It’s crazy really, how few service professionals use this reliable, “boring” communication tool as a marketing channel.

email marketing for service professionals

In fact, you might be surprised at how many people would rather worry about Facebook’s latest algorithm change or spend hours attending a networking event (without their ideal client) rather than leverage something they CAN control.

Or maybe you’re not surprised.

Yes, it may be considered a “dinosaur” in some circles and it’s certainly not “shiny” enough for others, but if you want a reliable, effective and measurable marketing channel you can’t beat the most reliable online tool for leveraging your time.

As far as cost-effective? Sources say that for every dollar spent, you receive an average of $38-$44 in return.

Don’t you think that sounds like a good investment?

Hopefully, if you’re a realtor, attorney, financial service pro, business coach or healthcare practitioner, this will spark an “aha” moment and show you that it’s quite possible to leverage your time and knowledge far easier than you thought.
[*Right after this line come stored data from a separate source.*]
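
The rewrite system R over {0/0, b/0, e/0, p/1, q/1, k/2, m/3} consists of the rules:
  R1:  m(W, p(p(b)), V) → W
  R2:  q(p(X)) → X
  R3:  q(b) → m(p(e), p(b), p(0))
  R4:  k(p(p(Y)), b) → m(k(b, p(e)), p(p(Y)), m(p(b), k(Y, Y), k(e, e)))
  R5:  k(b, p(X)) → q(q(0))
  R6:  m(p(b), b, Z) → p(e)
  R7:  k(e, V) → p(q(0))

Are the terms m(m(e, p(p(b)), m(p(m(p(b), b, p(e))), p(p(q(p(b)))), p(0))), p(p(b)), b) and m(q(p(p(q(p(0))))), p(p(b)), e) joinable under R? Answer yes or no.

no — NF(t₁) = e, NF(t₂) = p(0)

Reduce t₁ = m(m(e, p(p(b)), m(p(m(p(b), b, p(e))), p(p(q(p(b)))), p(0))), p(p(b)), b):
1. m(m(e, p(p(b)), m(p(m(p(b), b, p(e))), p(p(q(p(b)))), p(0))), p(p(b)), b)  →  m(e, p(p(b)), m(p(m(p(b), b, p(e))), p(p(q(p(b)))), p(0)))   [R1 at ε]
2. m(e, p(p(b)), m(p(m(p(b), b, p(e))), p(p(q(p(b)))), p(0)))  →  e   [R1 at ε]

Reduce t₂ = m(q(p(p(q(p(0))))), p(p(b)), e):
1. m(q(p(p(q(p(0))))), p(p(b)), e)  →  q(p(p(q(p(0)))))   [R1 at ε]
2. q(p(p(q(p(0)))))  →  p(q(p(0)))   [R2 at ε]
3. p(q(p(0)))  →  p(0)   [R2 at 1]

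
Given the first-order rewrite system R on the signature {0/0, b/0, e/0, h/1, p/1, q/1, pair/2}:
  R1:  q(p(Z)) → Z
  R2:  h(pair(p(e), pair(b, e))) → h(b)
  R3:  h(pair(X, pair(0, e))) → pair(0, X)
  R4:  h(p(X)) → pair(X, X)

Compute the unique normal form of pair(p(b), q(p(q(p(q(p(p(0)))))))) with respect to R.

pair(p(b), p(0))

1. pair(p(b), q(p(q(p(q(p(p(0))))))))  →  pair(p(b), q(p(q(p(p(0))))))   [R1 at 2]
2. pair(p(b), q(p(q(p(p(0))))))  →  pair(p(b), q(p(p(0))))   [R1 at 2]
3. pair(p(b), q(p(p(0))))  →  pair(p(b), p(0))   [R1 at 2]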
Let’s take a look at the top four “reasons why” service professionals forget about this under-utilized lead generation tool known as “email marketing.”

Yes, it’s “old-school.” However, that also means it’s stable and unlike some old-school marketing practices (Yellow Pages, anyone?) it’s still effective.

The Top 5 Reasons Most Service Professionals and Other SMB Don’t Use Email Marketing as a Cornerstone of Their Businesses

#1 – Confusing Technology

Constant Contact surveyed small business owners and found that 49% do not use email marketing data to assist with their email marketing campaigns because they do not know where to begin. (Source: Constant Contact, 2016)

Yes, there are a lot of email services available. Frankly, the best one is the one you’re going to use….especially at the beginning.

Choose something that meets your needs and you can grow into over the next couple of years.

Mailchimp, Aweber, Convertkit or anyone of the dozens of others will work. If you want to have the ability to enable soft and sift your prospects and clients based on their click, then you’ll need a tool that allows that action. However, that’s more sophisticated than most offices need at the beginning.

#2 Don’t Recognize the Value

Yes, email has been around for 20+ years.

Which means it works. Chances are, you use email to communicate every day and unlike shifting algorithms, you own your email database and if you lost access to social media tools, you could still communicate with your prospects and clients.

Of course, like anything else, you want to have a marketing strategy behind it.

A good email marketing strategy well-executed will showcase your credibility and help you stay top of mind.

Campaign Monitor says that email marketing averages a $44 return on investment. (Source: Campaign Monitor, 2016)

#3 Don’t Think They Have Anything Relevant to Say

People always ask me, “What would I put in a newsletter?” Since one of my skills is helping professionals come up with useful material to share, I can always rattle off a list of ideas on the spot.

As an expert in your field, you share insights and tips all day long with your clients. However, like most of us, you’ve probably forgotten that everyone else doesn’t have your years of experience and insights.

Here’s a quick exercise to stimulate your creativity that I use in my workshops. It never fails to spark new ways of thinking.

I call it the 5 x 5 method — write down the 5 questions that your clients ask you the most and answer them. Next, write down the 5 questions they DON’T ask but you wish they would.

If you can’t think of anything, go to Amazon and type in your topic. You’ll get a list of best-selling books in your industry, all of them planned and researched. What do they have in their Table of Contents?

What do we REALLY need to know but don’t know enough to ask?

Chances are, there’s a lot!

#4 Don’t Want to “Bother” People with Emails

This is a misperception.

It’s based on a mix of mindset and lack of understanding of how email marketing “done well” actually works.

You don’t want to add just anyone with an email address. Some businesses approach it this way and which definitely gives email marketing a bad rap.

Instead, you can approach it like the savvy business person you are and use the time-honored tradition of permission-based marketing.

Here’s an example, let’s say you’re speaking at a Chamber of Commerce event. Let’s say you’re a tax professional and you’re sharing tax-saving tips for small business owners. A crowd of 20 is listening and making notes.

Now, at the end of your presentation, you could offer the standard “free tax review” of previous taxes that most accountants offer, or you could offer a list of common “traps” that cost small business owners big.

If they want to receive this checklist, they can give you their business card and you’ll make sure they receive it. (Or, you can offer them a URL for the opt-in page but you’re better off taking the business cards.)

A few days later, you can follow up with an invitation to connect on LinkedIn. Maybe you offer them another piece of educational content. (Hint: It doesn’t even have to be created by your office.)

A week or so, offer them another piece of useful information.

As you probably know, only a few people are actively looking for an accountant at the time they meet you, but if you stay relevant and top of mind, they may reach out to you in the future.

Do you see how this works?

Hopefully, you see the possibilities for any service professional.

As you know, email is still something that nearly everyone checks nearly every day — if not several times a day. If you provide useful tips in your emails, then you’ll gain trust and credibility…as well as business.